Seketika saya paham dan kembali saya menimpali "ini beneran bayar sendiri-sendiri lho ya, aku gak punya uang buat nanggung tiketmu". 

Tatang diam sejenak lalu menjawab "tapi kalo uangku habis, nanti aku minta makan ke kamu ya tus, hehe". 

"dapuranmu, yowes gampang". jawab saya enteng, padahal waktu itu saya juga lagi bokek, tapi lha wong Gusti Allah mboten sare, niat saya kan baik, silaturahmi ke rumah temen hehe

Dan pada akhirnya kami berangkat menuju Banyuwangi, perjalanan berjalan dengan lancar dan normal, begitupun kami waktu sampai di kediaman teman kami, sungguh suasana yang kami rindukan di awal perkuliahan, bedanya kami sekarang berkunjung cuma berdua, tidak beramai-ramai. *emot nangis.

Pertemuan berjalan dengan singkat, rindu yang belum terbayar tuntas harus kami tabung kembali, tapi tak apa, setidaknya dengan bertemu meski sebentar, kami sedikit marem

Setelah puas merepotkan tuan rumah, saya dan Tatang kembali menuju Jember, uang kami hanya cukup untuk membeli tiket pulang dan sebotol air untuk bekal perjalanan, dan setelah itu entek resik. Sebelum sampai stasiun saya sempat sambat ke Tatang kalau saya pengen pipis tapi kebingungan nyari toilet, setelah boarding pass dan siap menunggu keberangkatan, tiba-tiba Tatang ngide "tus, kamu gamau pipis?"

"gila kamu tang, ini udah mau berangkat!"

"masih lama ini, sekitar 10 menitan lagi, aku juga kebelet tus"

"gak ah nanti aja di kereta pipisnya"

tiba-tiba raut muka Tatang berubah dan sedikit berbisik "kamu mau nanti pipis di kereta gak tenang? goyang-goyang keretanya, terus toiletnya juga kotor, pesing!".

mendengar ucapan Tatang saya langsung membayangkan ketika saya pipis dan saya malah njungkel karena kereta yang goyang-goyang. 
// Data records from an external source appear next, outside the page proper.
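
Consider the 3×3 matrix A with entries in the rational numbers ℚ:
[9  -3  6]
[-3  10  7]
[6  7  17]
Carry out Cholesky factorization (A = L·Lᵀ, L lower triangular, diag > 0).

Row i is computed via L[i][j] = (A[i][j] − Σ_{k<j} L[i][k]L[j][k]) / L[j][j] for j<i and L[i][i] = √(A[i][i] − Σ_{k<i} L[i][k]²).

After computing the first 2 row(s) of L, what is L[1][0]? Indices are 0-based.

Step 1: L[0][0] = √(9) = 3.
  L[1][0] = (-3) / L[0][0] = -1.
Step 2: L[1][1] = √(9) = 3.

L[1][0] = -1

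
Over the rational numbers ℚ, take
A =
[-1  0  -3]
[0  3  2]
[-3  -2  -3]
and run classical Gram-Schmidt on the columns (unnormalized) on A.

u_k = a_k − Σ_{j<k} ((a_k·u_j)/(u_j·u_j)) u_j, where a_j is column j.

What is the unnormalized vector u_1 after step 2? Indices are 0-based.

Step 1: u_0 = a_0 = (-1, 0, -3).
Step 2: u_1 = a_1 − (3/5)·u_0 = (3/5, 3, -1/5).

u_1 = (3/5, 3, -1/5)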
"yaudah ayo tang", saya dan Tatang bergegas mencari toilet, saya berjalan mengikuti Tatang, tiba-tiba Tatang berhenti dan bertanya

"mau kemana kamu tus?"

"ya mau pipis lah, masih nanya lagi bego kamu!"

"ini toilet cowok goblok!"

"astaghfirullah, sorry tang lupa kalo kita beda genre eh gender, hehe"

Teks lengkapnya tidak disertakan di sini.